Friday, January 25, 2013



Stories of eating and cooking from an authentic Chinese food connoisseur.


Subtitled A Sweet-Sour Memoir of Eating in China, British author Fuchsia Dunlop's memoir details her lifelong love affair with Chinese food. She first lived in China in the early 90s, where she found herself becoming so obsessed with the local cuisine that she enrolled as the only foreigner in a Sichuanese cooking school. She went on to write several cookbooks (in English) exploring the complexities and joys of Chinese food. The memoir details her evolution as a cooking student and her career as an ambassador for Chinese food in the West and (of course) includes recipes.

Dunlop does not shy away from some of the more unusual ingredients and nose-to-tail eating practices of Chinese cuisine, but she also doesn't make a point of emphasizing dishes that Westerners might consider "gross". She writes candidly about the tendency of travel writers to focus on innards and chicken's feet and dog when Chinese food culture is much more intricate, varied and sophisticated than a sensationalist article can portray. She writes eloquently about the intimate connection between the food and its source in traditional Chinese cooking, a connection that has largely been lost in Western kitchens.

The thing that sets this memoir apart from other odes to food is that Dunlop approaches her subject as both an academic and a fanatic. She describes each dish and cooking practice in meticulous detail, but she also reveals her unbridled passion for eating, savoring, smelling and otherwise enjoying Chinese food. I particularly enjoyed Dunlop's stories of her friendships with various Chinese cooks and foodies. She was able to build entire relationships around memorable meals thanks to the intensity of their shared passions. This is a thorough account of her life's work and, as a true expert, she acknowledges how much more there is to learn about Chinese food.
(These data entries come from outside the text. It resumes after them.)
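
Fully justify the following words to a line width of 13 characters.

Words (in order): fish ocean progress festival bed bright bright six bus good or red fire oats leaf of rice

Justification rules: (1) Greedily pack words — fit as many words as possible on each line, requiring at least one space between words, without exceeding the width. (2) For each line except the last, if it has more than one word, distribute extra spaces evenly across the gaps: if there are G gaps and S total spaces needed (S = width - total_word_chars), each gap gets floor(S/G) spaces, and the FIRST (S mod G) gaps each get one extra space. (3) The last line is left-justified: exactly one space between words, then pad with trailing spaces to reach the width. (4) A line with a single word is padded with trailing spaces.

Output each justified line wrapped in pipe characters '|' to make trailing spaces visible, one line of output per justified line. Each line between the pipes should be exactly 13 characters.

Answer: |fish    ocean|
|progress     |
|festival  bed|
|bright bright|
|six  bus good|
|or  red  fire|
|oats  leaf of|
|rice         |

Derivation:
Line 1: ['fish', 'ocean'] (min_width=10, slack=3)
Line 2: ['progress'] (min_width=8, slack=5)
Line 3: ['festival', 'bed'] (min_width=12, slack=1)
Line 4: ['bright', 'bright'] (min_width=13, slack=0)
Line 5: ['six', 'bus', 'good'] (min_width=12, slack=1)
Line 6: ['or', 'red', 'fire'] (min_width=11, slack=2)
Line 7: ['oats', 'leaf', 'of'] (min_width=12, slack=1)
Line 8: ['rice'] (min_width=4, slack=9)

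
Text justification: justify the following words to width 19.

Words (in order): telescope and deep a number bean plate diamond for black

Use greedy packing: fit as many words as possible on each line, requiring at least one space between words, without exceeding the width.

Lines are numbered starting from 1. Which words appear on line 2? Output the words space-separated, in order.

Line 1: ['telescope', 'and', 'deep'] (min_width=18, slack=1)
Line 2: ['a', 'number', 'bean', 'plate'] (min_width=19, slack=0)
Line 3: ['diamond', 'for', 'black'] (min_width=17, slack=2)

Answer: a number bean plate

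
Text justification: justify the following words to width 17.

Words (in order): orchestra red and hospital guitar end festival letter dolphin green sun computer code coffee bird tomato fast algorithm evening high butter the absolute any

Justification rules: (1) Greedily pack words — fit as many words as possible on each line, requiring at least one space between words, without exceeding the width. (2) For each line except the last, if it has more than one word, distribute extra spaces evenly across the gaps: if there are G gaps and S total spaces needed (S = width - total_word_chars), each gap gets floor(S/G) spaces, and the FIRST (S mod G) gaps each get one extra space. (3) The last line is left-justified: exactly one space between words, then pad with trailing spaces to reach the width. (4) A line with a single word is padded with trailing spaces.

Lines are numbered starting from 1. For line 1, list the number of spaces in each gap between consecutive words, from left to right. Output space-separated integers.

Answer: 1 1

Derivation:
Line 1: ['orchestra', 'red', 'and'] (min_width=17, slack=0)
Line 2: ['hospital', 'guitar'] (min_width=15, slack=2)
Line 3: ['end', 'festival'] (min_width=12, slack=5)
Line 4: ['letter', 'dolphin'] (min_width=14, slack=3)
Line 5: ['green', 'sun'] (min_width=9, slack=8)
Line 6: ['computer', 'code'] (min_width=13, slack=4)
Line 7: ['coffee', 'bird'] (min_width=11, slack=6)
Line 8: ['tomato', 'fast'] (min_width=11, slack=6)
Line 9: ['algorithm', 'evening'] (min_width=17, slack=0)
Line 10: ['high', 'butter', 'the'] (min_width=15, slack=2)
Line 11: ['absolute', 'any'] (min_width=12, slack=5)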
Fuchsia Dunlop's website has many food-related blog posts and information about her cookbooks.


I purchased the paperback version at Dunlop's HK Literary Festival workshop. The e-book edition apparently doesn't exist, which is, frankly, inexcusable (on the part of the publisher) for a book that came out less than 5 years ago.


What's your favorite Chinese food dish? Would you describe your relationship with food as intensely passionate? How does food affect the way you relate to people?

1 comment:

  1. Hi katbit. Shark's Fin and Sichuan Pepper is the title of the book. This is a book review blog, not a food review blog. I am not encouraging anyone to eat anything in particular.